According to recent data from DappRadar, Bitcoin Ordinals nonfungible token user activity saw an “alarming plunge” reaching around a 98% decrease since May. A shocking contraction from peak levels of $452 million to a mere $3 million as of August 14. Amid this slump, the transaction numbers experienced a drastic fall by 97% to just 20,571.
The outlook for the Ordinals market seems somber, yet it is still too soon to categorically classify this state of affairs as a “temporary setback” or indicative of a “systemic problem” for Bitcoin-based NFTs. The considerable drop in both sales volume and transaction count within such a modest timeframe undoubtedly raises concerns about the longevity and relevance of Bitcoin Ordinals in the bustling NFT market.
However, perspective also plays a significant role. The second quarter saw a hype-induced boom for Bitcoin Ordinals, which set the bar high with rocketing trading volumes and user engagement compared to Q1. Here, the key concern about the sustainability of Ordinals crops up- the Bitcoin community itself is torn on whether NFTs should feature on the network.
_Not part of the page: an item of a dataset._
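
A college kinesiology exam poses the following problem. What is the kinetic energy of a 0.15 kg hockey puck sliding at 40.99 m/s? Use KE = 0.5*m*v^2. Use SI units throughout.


KE = 0.5 * m * v^2
KE = 0.5 * 0.15 * 40.99^2
KE = 0.5 * 0.15 * 1680.1801 = 126.0135 J

126.0135 J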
A faction views Bitcoin mostly as a “digital gold,” meaning that its key function should continue being a store of value while on the other side, Ethereum is commonly referred to as “digital oil” for fueling the digital economy. Accordingly, the upcoming months will be a trial to see if Bitcoin manages to solidify its place in the dynamic NFT landscape or recedes to its primary function as a value holder.
The NFT sales volume ranks the Bitcoin network seventh in the last 30 days with an impressive $14.6 million generated from nearly 22,000 buyers. Meanwhile, the churning tides of creator royalties have Marie Kondo-ed the NFT community into two: those that favor zero-trading fee platforms with optional creator royalty protocols and advocates for fixed royalty payments. It is still unclear how this divide will impact the future landscape of the NFT market.